Oeuvres transmises, perdues, cachées, détruites, réapparues, copiées, démembrées, vendues, volées, rachetées et finalement disséminées de par le vaste monde. L'histoire de l'art s' apparente à un jeu de piste où sont menées des enquêtes d'un genre un peu spécial, le plus souvent jamais vraiment élucidées. Certaines oeuvres de Jheronimus Bosch (entre 1450 et 1455 - 1516) sont aussi sujettes à quelques "embrouilles" d'experts et ce Dossier de l'art s'en fait l'écho. Certaines, probablement perdues, sont connues par les copies de suiveurs de l'artiste. Certaines signées, à priori autographes, suggèrent cependant le doute et d'autres encore, réputées de son atelier, seraient pourtant de la main du maître. Allez savoir… Cinq siècles plus tard, si de nombreuses questions sont toujours loin d'être résolues, le portrait de l'artiste, lui, commence à se faire plus précis.



Quatre morceaux d'un même polyptyque dont la paternité n'est pour le coup pas contestée - la partie centrale est perdue -, séparés par l'atlantique (deux en Europe, deux aux E.U.) se trouvent actuellement réunis par la grâce d'une rétrospective que sa ville natale de Bois-le-Duc dédie à Jérôme Bosch. Ils suffiraient à eux seuls pour raconter l'extraordinaire fortune de l'oeuvre de ce peintre né et mort en Brabant septentrional à la fin de l'âge gothique et à l'aube de la renaissance ; il s'agit de : « La nef des fous », conservée au Louvre ; « Le Voyageur », à Rotterdam ;  « La mort de l'avare » ou « L'usurier », à Washington ; et « La Gloutonnerie » à New Haven. A côté d'oeuvres plus immensément connues, comme « Le Jardin des délices » et « Le Chariot de foin » (signé, mais que des historiens attribuent à un peintre de l'atelier), conservées toutes les deux au musée du Prado, ou des trois triptyques vénitiens prêtés par la Gallerie dell'Accademia ou le musée du Palazzo Grimani, le lecteur découvre avec ébahissement, dans ce numéro édifiant, combien l'oeuvre de Bosch est sujette à de très épineuses et délicates questions d'attributions et de chronologie, autant que susceptible de se prêter à un champ d'interprétations inépuisables.
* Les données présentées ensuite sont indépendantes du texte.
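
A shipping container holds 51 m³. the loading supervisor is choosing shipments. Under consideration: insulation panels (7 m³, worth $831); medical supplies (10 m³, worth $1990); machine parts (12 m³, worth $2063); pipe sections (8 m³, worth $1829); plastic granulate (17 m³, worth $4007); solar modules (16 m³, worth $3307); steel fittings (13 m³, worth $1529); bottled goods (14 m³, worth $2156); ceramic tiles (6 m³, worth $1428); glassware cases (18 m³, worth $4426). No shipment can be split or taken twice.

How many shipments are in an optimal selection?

4

Optimal total is 11851.
medical supplies + plastic granulate + ceramic tiles + glassware cases hits 11851 at 51 m³.
Any selection reaching 11851 contains exactly 4 shipments.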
L'événement, introduit par le commissaire de l'exposition Charles de Mooij, fait bruisser le petit monde de l'art car l'état des recherches a beaucoup progressé ces dernières années, révélant son lot de surprises. Les études récentes liées aux douze campagnes de restauration menées ici et là depuis 2009, ont permis en effet aux experts de mieux délimiter le périmètre des oeuvres attribuées à Jérôme Bosch, vingt tableaux et dix-neuf dessins en tout et pour tout, en l'état actuel des connaissances. Les résultats sont mis à la disposition du public dans l'imposante monographie qui accompagne l'exposition. Mais, à tous ceux qui ne pourraient la lire, ce numéro offre vraiment de quoi satisfaire toutes leurs curiosités. Deux dossiers passionnants, pour leurs aspects à la fois scientifiques, techniques et méthodologiques, documentent l'un, la restauration des triptyques vénitiens par la main experte de Maria Chiara Maida de l'Accademia de Venise, et l'autre, celle de « La Nef des fous », le seul Jérôme Bosch du Louvre acquis en 1918, racontée à plusieurs voix par l'équipe du Centre de Recherche et de Restauration des musées de France. Scotchant, pour ceux que le sujet intéresse.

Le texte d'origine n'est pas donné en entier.